Coffee Houses: A Tradition Dating to Colonial Times

By Barbara Crookshanks

With steaming cups in hand, today's Fredericksburg area coffee shops continue a tradition which dates back three centuries to the founding of the town.

Walk in gentlemen, rest at your ease,
Pay for what you call for, and call for what you please.

This verse hung over the doorway of The Coffee House in old Fredericksburg. Located in the first Market House/Town Hall on Caroline Street near William, it was here that 18th- and 19th-century Fredericksburgers sipped their favorite brew and pondered questions from the political to the classical.

Fredericksburg's first coffee house was in business soon after the town was founded in 1728. The popular "coffee woman" was Mrs. Susannah (Sukey) Livingston, a widow, who also served as a local "doctress." Her busy, if Spartan, establishment was on Sophia Street near the Rappahannock River wharf along with other wooden buildings which housed warehouses and a tavern.

Colonel William Byrd, the aristocratic Virginian who was a devotee of the famous London coffee houses, met Susannah Livingston at her Fredericksburg coffee house in 1732. He was taking a walk around the little village with its "top man" Colonel Henry Willis and penned a succinct description of the beginning of the new town of Fredericksburg:

"Colonel Willis walked me about the new town of Fredericksburg. It is pleasantly situated on the south shore of the Rappahannock River, about a mile below the falls. Sloops may come and lie close to the wharf, within thirty yards of the public warehouse which is built in the figure of a cross. The only edifice of stone yet built is the prison, the walls of which are strong enough to hold [notorious highwayman] Jack Sheppard, if he had been transported thither.

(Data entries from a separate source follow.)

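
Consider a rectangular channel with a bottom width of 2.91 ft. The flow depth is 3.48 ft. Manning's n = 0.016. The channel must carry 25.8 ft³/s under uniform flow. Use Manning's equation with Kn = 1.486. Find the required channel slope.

S = 0.000727

Flow area A = b·y = 2.91 × 3.48 = 10.13 ft². Wetted perimeter P = b + 2y = 2.91 + 2×3.48 = 9.87 ft.
Hydraulic radius R = A/P = 10.13/9.87 = 1.026 ft.
From Manning's equation, S = [nQ / (1.486 A R^(2/3))]² = [0.016 × 25.8 / (1.486 × 10.13 × 1.026^(2/3))]² = 0.000727.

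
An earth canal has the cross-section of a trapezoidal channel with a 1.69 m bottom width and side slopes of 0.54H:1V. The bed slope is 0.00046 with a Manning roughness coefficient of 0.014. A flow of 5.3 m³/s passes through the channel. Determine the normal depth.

Manning's equation rearranged: A R^(2/3) = nQ / (1·√S) = 0.014 × 5.3 / (√0.00046) = 3.46.
Trying y = 1.75 m: A R^(2/3) = 4.019 — too large.
Trying y = 1.2 m: A R^(2/3) = 2.073 — too small.
Trying y = 1.61 m: A R^(2/3) = 3.463 — ≈ 3.46.

y_n = 1.61 m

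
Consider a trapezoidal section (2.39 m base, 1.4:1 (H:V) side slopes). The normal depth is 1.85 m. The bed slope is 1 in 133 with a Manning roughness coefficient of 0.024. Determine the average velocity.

V = 3.74 m/s

With bottom width b = 2.39 m and side slope z = 1.4: A = (b + zy)y = (2.39 + 1.4×1.85)×1.85 = 9.213 m²; P = b + 2y√(1+z²) = 2.39 + 2×1.85×1.72 = 8.756 m.
Hydraulic radius R = A/P = 9.213/8.756 = 1.052 m.
From Manning's equation, V = (1/n) R^(2/3) S^(1/2) = (1/0.024) × 1.052^(2/3) × 0.007519^(1/2) = 3.74 m/s.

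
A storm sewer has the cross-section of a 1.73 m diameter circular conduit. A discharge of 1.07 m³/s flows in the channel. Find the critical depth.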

"Though this be a commodious and beautiful location for a town, with the advantage of a navigable river and wholesome air, yet the inhabitants are very few. Besides Colonel Willis, who is the top man of the place, there are only one merchant, a tailor, a smith, an ordinary-keeper and a lady, Mrs. Livingston, who acts here in the double capacity of a doctress and a coffee-woman."

Byrd must have found Sukey Livingston's establishment in decided contrast to the London coffee houses which he had known as a student and a member of the Bar of the Middle Temple. Serving the new drink brought by ships of the East India Company, they were centers of social and political life as early as the 17th century. Called "seminaries of sedition" by England's Charles II, coffee houses soon became centers for political and literary discussions. Poet laureate John Dryden and his friends made Will's Coffee Shop in Convent Garden a center of intelligent and witty conversation.

During the 18th century, London coffee houses numbered in the hundreds and every well-to-do Londoner had his favorite coffee house; ladies were not invited. Dr. Samuel Johnson, lexicographer and author, held forth at the Cheshire Cheese. His companions in conversation and coffee-drinking were his biographer James Boswell, author Oliver Goldsmith, statesman Edmund Burke, portrait painter Sir Joshua Reynolds, actor David Garrick and dramatist Richard Brinsley Sheridan.

Fredericksburgers followed Dr. Johnson and company's example. The Coffee House was a successor to Sukey Livingston's establishment. Here the Common Council was organized and the first meetings of the hustings court were held.

Another center of conviviality was Julian's Coffee House on the corner of Amelia and Caroline streets. George Washington was at Julian's on Christmas Eve of 1771 to confer with the overseer of the Washington Farm, just across the Rappahannock River and known today as George Washington’s Ferry Farm.

As a Revolutionary War hero, George was honored at a public dinner at the Market House/Town Hall Coffee House in 1784. Thirteen toasts were drunk, with a discharge of 13 rounds of artillery for each toast. The toasts began with "The Thirteen United and Sovereign States of America" and concluded with "The memory of all our gallant heroes who have bravely fallen in defense of American liberty."

General Washington then honored the company with a responding toast: "Fredericksburg: may it increase and its commerce flourish." That evening an elegant ball was given at the town hall so that the ladies could be included in the festivities, and the General remained until midnight.